Aylin demişken, Can’a cAnıM kAnkAmmm çektiği, bütün dizilerde var olan o sıfır IQlu karakter sahnesi.. Ya o sahne beni resmen bitirdi. Aklımıza hakaret abi. Çocuk orda drama queen bir vaziyette, düştüğü kara sevdanın??? acısını çekiyor, bizim kız da ay üzümlü kekim diyor wjekkehwjlkejlkew. Cidden canımı sıkıyorsunuz. Sana çok alışmıştım diye dertlenmesi de abartıydı bana göre. Yurtdışına göçmedi heralde, bi sakin ol oğlum. Neyse.
Yok Edirnekapı’dayım
Merdo’ya üzüldüm burda. Hıyar falan ama suçsuz olduğu bi konuda yargılandığı için içim acıdı yalan yok. Gizem de keşke söylemeseydi başka bi bahane bulsaydı. Genç çiftlerin konusu açılmışken, Vural ve Sevda kavgasını beğendim, ilginçtir ki. Zülfikar’ın müstakbel karısı ve annesini birlikte izlerken sırıttığı anlar da fena değildi.
Gelelim doğum gününe. Derya’nın gelmeyi kabul etmesi ve Sadi’nin hediyeye gösterdiği tepkiden anladığımız kadarıyla eskisi kadar gıcık bir durum yok ortada, acaba birbirlerine olan hisleri alevleniyor mu gibisinden. Sadi onun önünü kesti gibi, yüzde yüz Songül’e düştüğünü sayısız ses kanıtlayarak.

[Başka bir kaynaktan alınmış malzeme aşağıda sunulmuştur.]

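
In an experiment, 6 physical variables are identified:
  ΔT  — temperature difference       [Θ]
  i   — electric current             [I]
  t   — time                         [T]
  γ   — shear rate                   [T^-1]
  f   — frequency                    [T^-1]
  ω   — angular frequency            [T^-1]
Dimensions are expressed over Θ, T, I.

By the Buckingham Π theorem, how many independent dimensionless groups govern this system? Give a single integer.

3

Dimensional matrix (Θ×T×I by ΔT×i×t×γ×f×ω):
  Θ: [ 1  0  0  0  0  0]
  T: [ 0  0  1 -1 -1 -1]
  I: [ 0  1  0  0  0  0]
RREF → pivots at {ΔT,i,t} ⇒ r = 3
6 vars − rank 3 = 3 Π groups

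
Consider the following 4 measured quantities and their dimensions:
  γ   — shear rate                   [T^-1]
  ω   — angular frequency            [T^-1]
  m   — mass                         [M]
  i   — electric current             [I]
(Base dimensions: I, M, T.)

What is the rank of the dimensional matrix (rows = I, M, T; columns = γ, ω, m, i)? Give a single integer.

3

Exponent matrix [I,M,T] × [γ,ω,m,i]:
  I: [ 0  0  0  1]
  M: [ 0  0  1  0]
  T: [-1 -1  0  0]
Row reduction gives pivot columns γ,m,i; rank = 3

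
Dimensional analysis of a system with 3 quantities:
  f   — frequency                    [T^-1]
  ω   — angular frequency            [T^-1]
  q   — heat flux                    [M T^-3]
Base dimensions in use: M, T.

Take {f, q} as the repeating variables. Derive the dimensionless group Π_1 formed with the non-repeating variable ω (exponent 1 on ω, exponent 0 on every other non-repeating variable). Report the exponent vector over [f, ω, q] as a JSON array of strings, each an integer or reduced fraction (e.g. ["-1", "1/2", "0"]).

Dimensional matrix (M×T by f×ω×q):
  M: [ 0  0  1]
  T: [-1 -1 -3]
RREF → pivots at {f,q} ⇒ r = 2
Pivot set = {f,q}, free = {ω}
RREF:
  r0: [   1    1    0]
  r1: [   0    0    1]
Fix exponent of ω at 1; solve each RREF row for its pivot's exponent:
  r0: exp(f) + (1)·1 = 0 ⇒ exp(f) = -1
  r1: exp(q) + (0)·1 = 0 ⇒ exp(q) = 0
Π_1 = f^-1 · ω

["-1", "1", "0"]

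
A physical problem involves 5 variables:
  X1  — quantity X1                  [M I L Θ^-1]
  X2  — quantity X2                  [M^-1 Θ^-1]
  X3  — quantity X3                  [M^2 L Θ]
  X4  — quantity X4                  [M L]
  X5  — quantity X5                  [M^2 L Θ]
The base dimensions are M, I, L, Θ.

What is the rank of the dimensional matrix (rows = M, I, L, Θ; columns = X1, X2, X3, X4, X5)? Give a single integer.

Dimensional matrix (M×I×L×Θ by X1×X2×X3×X4×X5):
  M: [ 1 -1  2  1  2]
  I: [ 1  0  0  0  0]
  L: [ 1  0  1  1  1]
  Θ: [-1 -1  1  0  1]
Row reduction gives pivot columns X1,X2,X3; rank = 3

3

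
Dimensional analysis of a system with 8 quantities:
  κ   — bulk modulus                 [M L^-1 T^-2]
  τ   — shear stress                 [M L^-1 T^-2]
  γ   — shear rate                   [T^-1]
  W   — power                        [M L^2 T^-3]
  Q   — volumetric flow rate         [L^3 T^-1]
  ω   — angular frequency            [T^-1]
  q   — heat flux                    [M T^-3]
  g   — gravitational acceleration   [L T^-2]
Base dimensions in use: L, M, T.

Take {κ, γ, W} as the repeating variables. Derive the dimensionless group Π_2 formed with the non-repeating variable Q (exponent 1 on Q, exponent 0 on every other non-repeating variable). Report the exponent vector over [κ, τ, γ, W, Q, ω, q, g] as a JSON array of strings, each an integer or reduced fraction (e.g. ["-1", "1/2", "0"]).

["1", "0", "0", "-1", "1", "0", "0", "0"]

Exponent matrix [L,M,T] × [κ,τ,γ,W,Q,ω,q,g]:
  L: [-1 -1  0  2  3  0  0  1]
  M: [ 1  1  0  1  0  0  1  0]
  T: [-2 -2 -1 -3 -1 -1 -3 -2]
Row reduction gives pivot columns κ,γ,W; rank = 3
Pivot set = {κ,γ,W}, free = {τ,Q,ω,q,g}
RREF:
  r0: [   1    1    0    0   -1    0  2/3 -1/3]
  r1: [   0    0    1    0    0    1  2/3  5/3]
  r2: [   0    0    0    1    1    0  1/3  1/3]
Fix exponent of Q at 1, τ at 0, ω at 0, q at 0, g at 0; solve each RREF row for its pivot's exponent:
  r0: exp(κ) + (-1)·1 = 0 ⇒ exp(κ) = 1
  r1: exp(γ) + (0)·1 = 0 ⇒ exp(γ) = 0
  r2: exp(W) + (1)·1 = 0 ⇒ exp(W) = -1
Π_2 = κ · W^-1 · Q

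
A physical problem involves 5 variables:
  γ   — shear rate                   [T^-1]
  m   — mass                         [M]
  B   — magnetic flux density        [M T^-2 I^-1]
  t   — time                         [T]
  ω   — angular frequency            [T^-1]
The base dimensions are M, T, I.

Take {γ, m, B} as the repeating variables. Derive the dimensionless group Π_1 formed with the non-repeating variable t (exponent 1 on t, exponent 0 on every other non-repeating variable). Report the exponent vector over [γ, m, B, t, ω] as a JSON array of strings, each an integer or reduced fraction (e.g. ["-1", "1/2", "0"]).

["1", "0", "0", "1", "0"]

Exponent matrix [M,T,I] × [γ,m,B,t,ω]:
  M: [ 0  1  1  0  0]
  T: [-1  0 -2  1 -1]
  I: [ 0  0 -1  0  0]
Row reduction gives pivot columns γ,m,B; rank = 3
Repeat: γ,m,B; free: t,ω
RREF:
  r0: [   1    0    0   -1    1]
  r1: [   0    1    0    0    0]
  r2: [   0    0    1    0    0]
Fix exponent of t at 1, ω at 0; solve each RREF row for its pivot's exponent:
  r0: exp(γ) + (-1)·1 = 0 ⇒ exp(γ) = 1
  r1: exp(m) + (0)·1 = 0 ⇒ exp(m) = 0
  r2: exp(B) + (0)·1 = 0 ⇒ exp(B) = 0
Π_1 = γ · t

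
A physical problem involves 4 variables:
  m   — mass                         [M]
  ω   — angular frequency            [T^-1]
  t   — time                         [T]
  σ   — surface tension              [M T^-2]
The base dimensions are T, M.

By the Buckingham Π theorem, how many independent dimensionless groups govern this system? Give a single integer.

2

Dimensional matrix (T×M by m×ω×t×σ):
  T: [ 0 -1  1 -2]
  M: [ 1  0  0  1]
RREF → pivots at {m,ω} ⇒ r = 2
4 vars − rank 2 = 2 Π groups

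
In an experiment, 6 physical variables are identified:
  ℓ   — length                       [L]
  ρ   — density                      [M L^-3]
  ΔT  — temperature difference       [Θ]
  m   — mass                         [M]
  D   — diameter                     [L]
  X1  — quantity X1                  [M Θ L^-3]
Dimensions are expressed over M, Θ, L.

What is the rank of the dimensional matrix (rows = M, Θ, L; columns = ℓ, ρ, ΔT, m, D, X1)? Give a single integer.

Write exponents as rows M,Θ,L / cols ℓ,ρ,ΔT,m,D,X1:
  M: [ 0  1  0  1  0  1]
  Θ: [ 0  0  1  0  0  1]
  L: [ 1 -3  0  0  1 -3]
Row reduction gives pivot columns ℓ,ρ,ΔT; rank = 3

3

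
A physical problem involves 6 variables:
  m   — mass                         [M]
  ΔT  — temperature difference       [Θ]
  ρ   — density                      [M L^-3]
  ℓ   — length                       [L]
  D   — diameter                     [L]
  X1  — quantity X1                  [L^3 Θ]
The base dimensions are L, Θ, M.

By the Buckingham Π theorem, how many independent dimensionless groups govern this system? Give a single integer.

3

Write exponents as rows L,Θ,M / cols m,ΔT,ρ,ℓ,D,X1:
  L: [ 0  0 -3  1  1  3]
  Θ: [ 0  1  0  0  0  1]
  M: [ 1  0  1  0  0  0]
RREF → pivots at {m,ΔT,ρ} ⇒ r = 3
n=6, r=3 ⇒ 3 dimensionless groups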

Dans anı güzeldi, Sadi’nin ufacık olan o şeyi bile akıl edip “Yengen yorulmasın Yaver” diyip elinden aldırması güzeldi, başöğretmen repliğiyle Atatürk portresi hediye edilip onurlandırılması güzeldi.
Bölüm Sonu
Diziye girdiği ilk anda hain bir şerefsiz olduğunun sinyalini veren Serdar müdürün Songül’ü tuzağa çektiği anda hem mutluluk (sonunda düzgün bir sahne izleyeceğiz diye) hem de heyecanla doldum. (Devrim Özkan etkisi, oyunculuğuna bir tebrik daha) Kısacık da olsa inanılmaz beğendim, hatta belki de bu bölümde beğendiğim tek sahne falan.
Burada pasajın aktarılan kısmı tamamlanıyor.